TOKYO (Reuters) - The promise of PeptiDream Inc’s drug-discovery technology and its lucrative research-for-hire contracts have made it a darling of the Tokyo stock market. Now, those gains have made it a target for short-seller Muddy Waters.
The company, which has seen its market value jump fivefold to $6 billion over the past four years, is now pivoting its strategy to in-house research, using its technology that allows it to create libraries of peptide chemicals that can bind drugs to cells.
Muddy Waters Capital LLC says its investigations show the biotech company’s new, and traditional, businesses are flawed and is betting its shares will fall back to earth as a result.
Since its listing in 2013, PeptiDream has grown from a lab start-up into a company with the highest profit margins in the Japanese pharmaceutical industry - without ever having brought a drug to market. Its technology has attracted a bevy of partners including Novartis AG, Merck & Co and Shionogi & Co.
“We’re on the cusp of over the next 1-5 years of introducing a multitude of drugs into the clinic through our big pharma and strategic partnerships,” PeptiDream President Patrick Reid told Reuters in an interview.
“We’d rather get 5% of 100 drugs than get 100% of five drugs,” he said. He estimates that around half of all drugs being worked on by PeptiDream partners are cancer drugs.
PeptiDream’s rocketing market value has been helped by its traditional fees for collaborating in R&D and licensing deals to use its libraries. Its operating profit margin is 50%, the highest of all 37 members in the Tokyo market’s pharma index, where the average is 14%.
(GRAPHIC: PeptiDream Revenue, Profit Growth - here)
However shares of the Kawasaki-based company fell 4% on the Nov. 7 release of the Muddy Waters’ report, which doubted the viability of many of its existing partnerships and said investors were “deluded as to its potential for commercializing drugs”.
“There’s real technology there, but it’s the usefulness of the technology that we question,” Muddy Waters founder Carson Block said in an interview with Reuters. “It’s cool, but so far it’s been unable to yield anything that’s meaningful.”
PeptiDream was now “massively overvalued”, Block said. “Many of these partnerships that are the basis of this valuation seem inactive,” he added, citing the findings of two locally hired teams that looked into PeptiDream’s business relationships.
PeptiDream’s Reid declined to comment on the Muddy Waters report, referring to a company statement that “completely rejects” the short-seller’s assertions.
The company says it has 19 discovery and development partners, predominantly big to mid pharma firms. Among its 101 programs in progress, compared with 60 in 2017, two are cancer-related compounds being developed with Bristol-Myers Squibb now in phase 1 clinical studies.
Thirteen of PeptiDream’s partners told Reuters their partnerships were active and ongoing, including pharma giants Bristol-Myers, Merck, Novartis, Bayer AG and Amgen Inc.
Japan’s Mitsubishi Tanabe Pharma Corp declined to comment on the status of its relationship. The other five companies did not respond to multiple requests for comment.
Block declined to name a price target for PeptiDream or the size of its short strategy, which pays off when a stock falls.
PeptiDream’s shares are trading about 7% lower than before the release of Block’s report. PeptiDream is the second short play in Japan for Muddy Waters, which became famous for its bearish calls on Chinese companies. Muddy Waters announced a short bet on Nidec Corp in December 2016. Shares in the maker of precision motors have since risen more than 60%.

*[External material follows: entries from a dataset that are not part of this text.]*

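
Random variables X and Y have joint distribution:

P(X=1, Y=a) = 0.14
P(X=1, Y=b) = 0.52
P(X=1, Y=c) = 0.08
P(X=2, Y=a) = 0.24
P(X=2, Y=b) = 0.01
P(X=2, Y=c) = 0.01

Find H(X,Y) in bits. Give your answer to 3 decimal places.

H(X,Y) = −Σ p(x,y)·log₂ p(x,y) over all 6 cells.
  cell (1,a): −0.14·log₂0.14 = 0.3971
  cell (1,b): −0.52·log₂0.52 = 0.4906
  cell (1,c): −0.08·log₂0.08 = 0.2915
  cell (2,a): −0.24·log₂0.24 = 0.4941
  cell (2,b): −0.01·log₂0.01 = 0.0664
  cell (2,c): −0.01·log₂0.01 = 0.0664
Sum = 1.806 bits.

1.806 bits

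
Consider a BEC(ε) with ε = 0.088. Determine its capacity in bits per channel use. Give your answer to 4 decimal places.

0.9120 bits

Binary erasure channel: capacity C = 1 − ε.
C = 1 − 0.088 = 0.9120 bits per channel use.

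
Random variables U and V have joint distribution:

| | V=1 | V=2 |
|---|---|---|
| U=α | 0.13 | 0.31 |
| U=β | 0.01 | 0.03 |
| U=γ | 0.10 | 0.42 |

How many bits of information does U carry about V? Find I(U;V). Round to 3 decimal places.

Marginals: p(U) = (0.4400, 0.0400, 0.5200), p(V) = (0.2400, 0.7600).
I(U;V) = Σ p(x,y)·log₂[p(x,y)/(p(x)p(y))].
  (α,1): 0.13·log₂(1.2311) = 0.0390
  (α,2): 0.31·log₂(0.9270) = -0.0339
  (β,1): 0.01·log₂(1.0417) = 0.0006
  (β,2): 0.03·log₂(0.9868) = -0.0006
  (γ,1): 0.10·log₂(0.8013) = -0.0320
  (γ,2): 0.42·log₂(1.0628) = 0.0369
Sum = 0.010 bits.

0.010 bits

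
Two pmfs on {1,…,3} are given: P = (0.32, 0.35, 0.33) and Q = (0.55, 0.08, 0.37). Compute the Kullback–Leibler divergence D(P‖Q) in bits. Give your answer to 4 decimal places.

D(P‖Q) = Σ p·log₂(p/q).
  0.32·log₂(0.32/0.55) = -0.25004
  0.35·log₂(0.35/0.08) = 0.74525
  0.33·log₂(0.33/0.37) = -0.05447
D(P‖Q) = 0.4407 bits.

0.4407 bits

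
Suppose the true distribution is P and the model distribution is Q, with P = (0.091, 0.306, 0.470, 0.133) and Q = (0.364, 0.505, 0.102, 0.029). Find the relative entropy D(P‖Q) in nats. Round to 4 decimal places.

D(P‖Q) = Σ p·ln(p/q).
  0.091·ln(0.091/0.364) = -0.12615
  0.306·ln(0.306/0.505) = -0.15330
  0.470·ln(0.470/0.102) = 0.71805
  0.133·ln(0.133/0.029) = 0.20257
D(P‖Q) = 0.6412 nats.

0.6412 nats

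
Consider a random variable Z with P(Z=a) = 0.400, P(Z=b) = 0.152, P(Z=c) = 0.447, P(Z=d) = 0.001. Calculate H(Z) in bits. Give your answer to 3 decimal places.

1.471 bits

H(Z) = −Σ p·log₂ p.
  −(0.400)·log₂(0.400) = 0.5288
  −(0.152)·log₂(0.152) = 0.4131
  −(0.447)·log₂(0.447) = 0.5193
  −(0.001)·log₂(0.001) = 0.0100
Sum: 0.5288 + 0.4131 + 0.5193 + 0.0100 = 1.471 bits.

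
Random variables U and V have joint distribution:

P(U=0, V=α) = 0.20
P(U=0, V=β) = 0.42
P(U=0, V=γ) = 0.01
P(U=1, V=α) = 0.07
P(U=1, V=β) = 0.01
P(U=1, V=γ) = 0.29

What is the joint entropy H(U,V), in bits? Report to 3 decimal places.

1.909 bits

H(U,V) = −Σ p(x,y)·log₂ p(x,y) over all 6 cells.
  cell (0,α): −0.20·log₂0.20 = 0.4644
  cell (0,β): −0.42·log₂0.42 = 0.5256
  cell (0,γ): −0.01·log₂0.01 = 0.0664
  cell (1,α): −0.07·log₂0.07 = 0.2686
  cell (1,β): −0.01·log₂0.01 = 0.0664
  cell (1,γ): −0.29·log₂0.29 = 0.5179
Sum = 1.909 bits.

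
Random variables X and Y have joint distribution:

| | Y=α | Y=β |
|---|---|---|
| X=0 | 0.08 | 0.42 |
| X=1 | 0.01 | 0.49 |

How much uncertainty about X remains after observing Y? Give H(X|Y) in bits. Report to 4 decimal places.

Chain rule: H(X|Y) = H(X,Y) − H(Y).
Marginals: p(X) = (0.5000, 0.5000), p(Y) = (0.0900, 0.9100).
H(X,Y) = 1.3879 bits; H(Y) = 0.4365 bits.
H(X|Y) = 1.3879 − 0.4365 = 0.9514 bits.

0.9514 bits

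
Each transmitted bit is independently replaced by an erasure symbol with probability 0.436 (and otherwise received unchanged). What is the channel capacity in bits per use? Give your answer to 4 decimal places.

0.5640 bits

Binary erasure channel: capacity C = 1 − ε.
C = 1 − 0.436 = 0.5640 bits per channel use.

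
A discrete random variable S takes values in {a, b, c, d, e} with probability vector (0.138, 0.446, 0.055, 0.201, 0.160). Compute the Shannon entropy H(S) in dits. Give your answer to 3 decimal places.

H(S) = −Σ p·log₁₀ p.
  −(0.138)·log₁₀(0.138) = 0.1187
  −(0.446)·log₁₀(0.446) = 0.1564
  −(0.055)·log₁₀(0.055) = 0.0693
  −(0.201)·log₁₀(0.201) = 0.1401
  −(0.160)·log₁₀(0.160) = 0.1273
Sum: 0.1187 + 0.1564 + 0.0693 + 0.1401 + 0.1273 = 0.612 dits.

0.612 dits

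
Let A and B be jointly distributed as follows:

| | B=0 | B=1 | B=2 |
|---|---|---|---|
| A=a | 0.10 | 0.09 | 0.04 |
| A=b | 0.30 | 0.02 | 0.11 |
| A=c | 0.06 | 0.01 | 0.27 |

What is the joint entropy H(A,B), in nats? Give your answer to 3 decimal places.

H(A,B) = −Σ p(x,y)·ln p(x,y) over all 9 cells.
  cell (a,0): −0.10·ln0.10 = 0.2303
  cell (a,1): −0.09·ln0.09 = 0.2167
  cell (a,2): −0.04·ln0.04 = 0.1288
  cell (b,0): −0.30·ln0.30 = 0.3612
  cell (b,1): −0.02·ln0.02 = 0.0782
  cell (b,2): −0.11·ln0.11 = 0.2428
  cell (c,0): −0.06·ln0.06 = 0.1688
  cell (c,1): −0.01·ln0.01 = 0.0461
  cell (c,2): −0.27·ln0.27 = 0.3535
Sum = 1.826 nats.

1.826 nats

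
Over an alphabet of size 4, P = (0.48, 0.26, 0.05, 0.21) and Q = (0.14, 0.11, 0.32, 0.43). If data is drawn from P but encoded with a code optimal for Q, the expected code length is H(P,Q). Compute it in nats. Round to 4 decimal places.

H(P,Q) = −Σ p·ln q.
  −0.48·ln(0.14) = 0.94373
  −0.26·ln(0.11) = 0.57389
  −0.05·ln(0.32) = 0.05697
  −0.21·ln(0.43) = 0.17723
H(P,Q) = 1.7518 nats.

1.7518 nats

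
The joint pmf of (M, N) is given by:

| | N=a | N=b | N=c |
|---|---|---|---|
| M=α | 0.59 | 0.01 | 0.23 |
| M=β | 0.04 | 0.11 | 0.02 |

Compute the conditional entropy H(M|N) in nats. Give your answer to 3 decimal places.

Marginals: p(M) = (0.8300, 0.1700), p(N) = (0.6300, 0.1200, 0.2500).
H(M|N) = Σ p(N) · H(M|N=·).
  N=a: p=0.6300, H(M|N=a) = 0.2365
  N=b: p=0.1200, H(M|N=b) = 0.2868
  N=c: p=0.2500, H(M|N=c) = 0.2788
Weighted sum = 0.253 nats.

0.253 nats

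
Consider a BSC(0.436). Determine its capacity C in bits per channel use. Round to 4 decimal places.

0.0119 bits

Binary symmetric channel: C = 1 − h₂(ε) where h₂ is the binary entropy function.
h₂(0.436) = −0.436·log₂0.436 − 0.564·log₂0.564 = 0.9881.
C = 1 − 0.9881 = 0.0119 bits per channel use.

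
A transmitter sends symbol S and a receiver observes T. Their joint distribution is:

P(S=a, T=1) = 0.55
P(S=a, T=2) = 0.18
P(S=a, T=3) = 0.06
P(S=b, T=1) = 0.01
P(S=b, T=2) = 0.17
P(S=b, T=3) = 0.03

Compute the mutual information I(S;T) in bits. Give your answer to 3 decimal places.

Marginals: p(S) = (0.7900, 0.2100), p(T) = (0.5600, 0.3500, 0.0900).
I(S;T) = H(S) + H(T) − H(S,T).
H(S) = 0.7415, H(T) = 1.3112, H(S,T) = 1.8160.
I(S;T) = 0.7415 + 1.3112 − 1.8160 = 0.237 bits.

0.237 bits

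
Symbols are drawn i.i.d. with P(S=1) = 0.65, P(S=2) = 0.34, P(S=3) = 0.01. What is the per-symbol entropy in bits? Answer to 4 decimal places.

0.9996 bits

H(S) = −Σ p·log₂ p.
  −(0.65)·log₂(0.65) = 0.40397
  −(0.34)·log₂(0.34) = 0.52917
  −(0.01)·log₂(0.01) = 0.06644
Sum: 0.40397 + 0.52917 + 0.06644 = 0.9996 bits.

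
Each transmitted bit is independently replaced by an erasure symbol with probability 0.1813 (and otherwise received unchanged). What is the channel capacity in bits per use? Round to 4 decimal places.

Binary erasure channel: capacity C = 1 − ε.
C = 1 − 0.1813 = 0.8187 bits per channel use.

0.8187 bits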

“It’s a bunt single, and that’s better than a strikeout,” Block said of PeptiDream’s share fall, referring by bunt single to a baseball play that sees a batter eke out a small gain.

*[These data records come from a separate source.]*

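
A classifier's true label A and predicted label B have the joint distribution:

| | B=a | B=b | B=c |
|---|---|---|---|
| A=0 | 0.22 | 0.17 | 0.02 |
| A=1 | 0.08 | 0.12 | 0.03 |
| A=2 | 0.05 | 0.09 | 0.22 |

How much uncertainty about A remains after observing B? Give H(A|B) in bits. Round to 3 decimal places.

1.277 bits

Marginals: p(A) = (0.4100, 0.2300, 0.3600), p(B) = (0.3500, 0.3800, 0.2700).
H(A|B) = Σ p(B) · H(A|B=·).
  B=a: p=0.3500, H(A|B=a) = 1.3088
  B=b: p=0.3800, H(A|B=b) = 1.5365
  B=c: p=0.2700, H(A|B=c) = 0.8711
Weighted sum = 1.277 bits.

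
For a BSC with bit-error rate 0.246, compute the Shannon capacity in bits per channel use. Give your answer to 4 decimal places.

Binary symmetric channel: C = 1 − h₂(ε) where h₂ is the binary entropy function.
h₂(0.246) = −0.246·log₂0.246 − 0.754·log₂0.754 = 0.8049.
C = 1 − 0.8049 = 0.1951 bits per channel use.

0.1951 bits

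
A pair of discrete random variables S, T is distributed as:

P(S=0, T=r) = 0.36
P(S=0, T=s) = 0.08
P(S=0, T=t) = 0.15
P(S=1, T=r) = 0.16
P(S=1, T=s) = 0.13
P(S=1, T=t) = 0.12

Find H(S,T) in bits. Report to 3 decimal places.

2.405 bits

H(S,T) = −Σ p(x,y)·log₂ p(x,y) over all 6 cells.
  cell (0,r): −0.36·log₂0.36 = 0.5306
  cell (0,s): −0.08·log₂0.08 = 0.2915
  cell (0,t): −0.15·log₂0.15 = 0.4105
  cell (1,r): −0.16·log₂0.16 = 0.4230
  cell (1,s): −0.13·log₂0.13 = 0.3826
  cell (1,t): −0.12·log₂0.12 = 0.3671
Sum = 2.405 bits.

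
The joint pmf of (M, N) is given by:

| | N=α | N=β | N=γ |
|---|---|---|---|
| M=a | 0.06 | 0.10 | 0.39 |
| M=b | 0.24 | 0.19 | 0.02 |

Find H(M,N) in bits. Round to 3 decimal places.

H(M,N) = −Σ p(x,y)·log₂ p(x,y) over all 6 cells.
  cell (a,α): −0.06·log₂0.06 = 0.2435
  cell (a,β): −0.10·log₂0.10 = 0.3322
  cell (a,γ): −0.39·log₂0.39 = 0.5298
  cell (b,α): −0.24·log₂0.24 = 0.4941
  cell (b,β): −0.19·log₂0.19 = 0.4552
  cell (b,γ): −0.02·log₂0.02 = 0.1129
Sum = 2.168 bits.

2.168 bits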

“Japan’s potentially interesting. We might look to come back and hit some more bunt singles and see if we can build up a brand.”
PeptiDream’s research partners do the heavy lifting in bringing drugs through clinical trials to market - allowing the company to avoid much of the large development costs and risks.
Even so, as the company increasingly looks to keep some ownership of its research, it will still receive future milestone payments and royalties.
On top of its research partnerships, it also has seven license agreements for its library or drug-discovery platform.
PeptiDream concentrates on “constrained peptides”, particularly macrocyclic peptides - hula hoops of natural and non-natural amino acids that can carry various cargoes to specific types of cells - such as cancer or inflamed tissue.
Founded in 2006, the company sprang out of the research of University of Tokyo professor Hiroaki Suga. Suga looked to Reid, then an associate professor at the university, to help forge the connections to big pharma.
As discoveries related to antibody and small-molecule treatments dwindle, peptide-based compounds are likely to become increasingly important as a class of drugs, said Bernstein analyst Shen He, who has an “outperform” on the stock.
“PeptiDream is one of the best technology platforms out there to solve this,” He said. “But it’s not an overnight journey.”